Her methods have been adapted by others in laboratories around the world, and she continues research in her own lab one floor above her office, directing about 20 post-graduate assistants. Ms. Arnold enjoys her role advising them and other students assigned to her while teaching one course this semester: “Introduction to Biomolecular Engineering.”
Most students she works with address her simply as “Frances,” seemingly both fond of and in awe of her. Her entire lab group lined up outside to greet and applaud her on her return to campus on Nobel announcement day.
“She’s very demanding but also very human and very understanding,” said Kevin Yang, a Ph.D. student in chemical engineering who toted his infant son in a Snugli during a meeting of a biotechnology leadership group Ms. Arnold directs. He and other students noted she was famous to them long before her newest prize or even their first step on the Caltech campus.
The new laureate, unlike most of her faculty peers at Caltech, experienced and similarly juggled Mr. Yang’s dual role as a caregiving young parent and rising academician. She makes no complaint about treatment she received as a woman in science over the years, however. It gave her special attention, she remarks, in advising STEM-oriented females now to be positive and use it to their own advantage.
Ms. Arnold has known adversity, personally if not much professionally.
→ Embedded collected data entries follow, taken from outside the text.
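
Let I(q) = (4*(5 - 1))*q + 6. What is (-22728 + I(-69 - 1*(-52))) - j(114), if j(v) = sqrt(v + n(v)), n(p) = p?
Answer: -22994 - 2*sqrt(57) ≈ -23009.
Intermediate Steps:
I(q) = 6 + 16*q (I(q) = (4*4)*q + 6 = 16*q + 6 = 6 + 16*q)
j(v) = sqrt(2)*sqrt(v) (j(v) = sqrt(v + v) = sqrt(2*v) = sqrt(2)*sqrt(v))
(-22728 + I(-69 - 1*(-52))) - j(114) = (-22728 + (6 + 16*(-69 - 1*(-52)))) - sqrt(2)*sqrt(114) = (-22728 + (6 + 16*(-69 + 52))) - 2*sqrt(57) = (-22728 + (6 + 16*(-17))) - 2*sqrt(57) = (-22728 + (6 - 272)) - 2*sqrt(57) = (-22728 - 266) - 2*sqrt(57) = -22994 - 2*sqrt(57)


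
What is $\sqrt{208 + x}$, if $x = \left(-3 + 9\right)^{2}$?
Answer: $2 \sqrt{61} \approx 15.62$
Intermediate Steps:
$x = 36$ ($x = 6^{2} = 36$)
$\sqrt{208 + x} = \sqrt{208 + 36} = \sqrt{244} = 2 \sqrt{61}$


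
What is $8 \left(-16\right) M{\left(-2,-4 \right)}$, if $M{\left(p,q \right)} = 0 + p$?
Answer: $256$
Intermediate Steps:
$M{\left(p,q \right)} = p$
$8 \left(-16\right) M{\left(-2,-4 \right)} = 8 \left(-16\right) \left(-2\right) = \left(-128\right) \left(-2\right) = 256$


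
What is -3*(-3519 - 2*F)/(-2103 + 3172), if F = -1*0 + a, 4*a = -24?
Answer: 10521/1069 ≈ 9.8419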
She was diagnosed with breast cancer in 2005, leading to successful but intensive chemotherapy treatment that cost her some fragments of childhood memories. Two husbands and one of three sons all died prematurely, in separate instances of disease, suicide and accident.
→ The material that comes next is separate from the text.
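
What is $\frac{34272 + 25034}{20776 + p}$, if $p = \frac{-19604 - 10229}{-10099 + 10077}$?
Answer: $\frac{1304732}{486905} \approx 2.6796$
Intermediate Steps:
$p = \frac{29833}{22}$ ($p = - \frac{29833}{-22} = \left(-29833\right) \left(- \frac{1}{22}\right) = \frac{29833}{22} \approx 1356.0$)
$\frac{34272 + 25034}{20776 + p} = \frac{34272 + 25034}{20776 + \frac{29833}{22}} = \frac{59306}{\frac{486905}{22}} = 59306 \cdot \frac{22}{486905} = \frac{1304732}{486905}$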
But her happiest moment on Nobel announcement day was seeing the pride and joy of her two remaining sons, who joined her at an Oct. 3 news conference.
And that’s even though they have been rebels against mom in their own ways. One, in particular, joined the Army and became a Republican supporter of President Donald Trump. She’s proud of him but not for those reasons, even if her father might have been.
“We don’t see eye to eye on politics,” Ms. Arnold said with a chuckle. “I’ve encouraged them to explore, and like me, they’re incredibly stubborn.”
It’s all part of a circle of life and unorthodox, decades-long ride that has given her a wealth of admirers and few regrets, excepting in looking back upon the hardship she caused her parents. (Her mother is alive but frail.)
“It’s called climbing mountains, doing crazy things,” she summarizes of her journey. “People do crazy things, but they also do it because there’s an upside to it.”